Les mobilisations d’habitant·es, militant·es ou responsables locaux·ales que nous avons observées émergent toutes de questionnements sur la cohérence de ces projets par rapport à la diversité de leurs impacts. Dans l’ensemble des cas étudiés, des collectifs se créent dans les semaines qui suivent la publicisation de ces projets d’aménagement, qui apparaissent aboutis et sont présentés comme le fruit d’une collaboration opportune entre des investisseur·euses privé·es et des décideur·euses public·ques, excluant de fait la société civile et les acteur·trices culturel·les locaux·ales. Ces collectifs réunissent des habitant·es, sans passé militant, qui s’inquiètent des impacts du projet sur leur propre cadre de vie (transformation du paysage, pollutions et trafic, valeur du foncier). À ce premier cercle de type « NIMBY » (Not in my backyard) s’ajoutent des militant·es locaux·ales qui interrogent directement le projet sur sa pertinence au regard des enjeux sociaux contemporains et sur sa capacité effective à créer de l’emploi et à contribuer au développement économique et culturel local. Les effectifs varient d’une à plusieurs dizaines d’individus. Les collectifs ou associations (statut permettant l’engagement de procédures administratives et juridiques) 1 cherchent à publiciser d’autres regards sur ces projets et à les mettre à l’agenda, grâce aux médias et aux actions locales. Parallèlement, ils tentent de freiner la validation et la mise en œuvre de ces projets, en mettant en évidence notamment leurs contradictions ou leurs infractions au regard de procédures légales, dans les domaines de l’environnement et de la concertation publique. Ces démarches sont souvent menées avec succès, grâce à l’expertise de réseaux militants venus en appui. Par ailleurs, la prétention culturelle et créative de ces projets, portée par les discours de leurs promoteur·trices dans les médias, induit la mobilisation d’acteur·trices culturel·les locaux·ales qui dénoncent au contraire l’absence de liens avec les dynamiques culturelles et de création actives sur le territoire. L’association Chauffaille Autrement juge ainsi les propos du porteur du projet Mélofolia :

« Seul l’univers de la musique savante et un peu celui du rock sont évoqués. Et encore, de manière tout à fait superficielle. Où sont les musiques populaires, les musiques urbaines contemporaines, les musiques traditionnelles du monde, la musique expérimentale, etc… ? Violon, piano, harpe, batterie : voici pour les instruments. Où est la diversité, l’ouverture au monde, la soi-disant pédagogie ? » (Source : Bonnet, 2019).

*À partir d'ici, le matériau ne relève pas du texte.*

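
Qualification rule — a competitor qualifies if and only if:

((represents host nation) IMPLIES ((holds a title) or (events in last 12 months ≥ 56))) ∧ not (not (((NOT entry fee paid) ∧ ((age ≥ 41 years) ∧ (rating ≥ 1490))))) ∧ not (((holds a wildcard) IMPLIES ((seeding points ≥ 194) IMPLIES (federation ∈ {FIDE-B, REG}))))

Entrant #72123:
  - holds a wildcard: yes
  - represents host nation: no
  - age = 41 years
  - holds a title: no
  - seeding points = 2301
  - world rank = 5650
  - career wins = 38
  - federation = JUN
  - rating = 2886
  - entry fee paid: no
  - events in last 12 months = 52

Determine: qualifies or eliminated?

Qualifies

Atomic conditions:
  represents host nation: no → false
  holds a title: no → false
  events in last 12 months ≥ 56: 52 ≥ 56 is false
  NOT entry fee paid: no → true
  age ≥ 41 years: 41 ≥ 41 is true
  rating ≥ 1490: 2886 ≥ 1490 is true
  holds a wildcard: yes → true
  seeding points ≥ 194: 2301 ≥ 194 is true
  federation ∈ {FIDE-B, REG}: JUN is not in the set → false
Combine:
[1.2] false OR false = false
[1] false → false (antecedent false ⇒ implication holds) = true
[2.1.1.2] true AND true = true
[2.1.1] true AND true = true
[2.1] NOT true = false
[2] NOT false = true
[3.1.2] true → false = false
[3.1] true → false = false
[3] NOT false = true
[root] true AND true AND true = true
Overall: true → qualifies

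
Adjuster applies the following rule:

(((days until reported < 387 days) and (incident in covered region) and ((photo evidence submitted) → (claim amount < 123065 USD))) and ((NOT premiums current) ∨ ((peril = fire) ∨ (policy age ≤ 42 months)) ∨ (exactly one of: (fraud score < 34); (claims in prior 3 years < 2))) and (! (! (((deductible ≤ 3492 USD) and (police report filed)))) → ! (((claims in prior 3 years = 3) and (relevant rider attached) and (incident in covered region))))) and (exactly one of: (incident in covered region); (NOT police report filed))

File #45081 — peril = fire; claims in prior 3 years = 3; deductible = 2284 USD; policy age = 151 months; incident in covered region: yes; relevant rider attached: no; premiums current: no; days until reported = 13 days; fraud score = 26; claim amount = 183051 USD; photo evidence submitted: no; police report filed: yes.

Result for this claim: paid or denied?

Atomic conditions:
  days until reported < 387 days: 13 < 387 is true
  incident in covered region: yes → true
  photo evidence submitted: no → false
  claim amount < 123065 USD: 183051 < 123065 is false
  NOT premiums current: no → true
  peril = fire: fire == fire is true
  policy age ≤ 42 months: 151 ≤ 42 is false
  fraud score < 34: 26 < 34 is true
  claims in prior 3 years < 2: 3 < 2 is false
  deductible ≤ 3492 USD: 2284 ≤ 3492 is true
  police report filed: yes → true
  claims in prior 3 years = 3: 3 == 3 is true
  relevant rider attached: no → false
  NOT police report filed: yes → false
Combine:
[1.1.3] false → false (antecedent false ⇒ implication holds) = true
[1.1] true AND true AND true = true
[1.2.2] true OR false = true
[1.2.3] exactly-one(true, false) = true
[1.2] true OR true OR true = true
[1.3.1.1.1] true AND true = true
[1.3.1.1] NOT true = false
[1.3.1] NOT false = true
[1.3.2.1] true AND false AND true = false
[1.3.2] NOT false = true
[1.3] true → true = true
[1] true AND true AND true = true
[2] exactly-one(true, false) = true
[root] true AND true = true
Overall: true → paid

Paid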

Le collectif ImagiNon a quant à lui publié une tribune, signée par 51 auteur·trices contemporain·es de BD, afin de motiver leur mobilisation contre le projet Imagiland :

« Nous soutenons toutes les initiatives qui promeuvent la bande dessinée et lui offrent la visibilité qu’elle mérite. Mais l’image sur laquelle s’appuie ce projet tire le monde du 9ème art quarante ans en arrière. Non pas que les figures comme Gaston Lagaffe ou Valérian ne puissent plus nous parler, nous faire rire, nous émouvoir, nous faire voyager, mais pas dans un parc d’attractions. Non. Il n’y a pas de place pour Imagiland dans le monde que nous construisons. » (Source : ActuaBD, 2022). 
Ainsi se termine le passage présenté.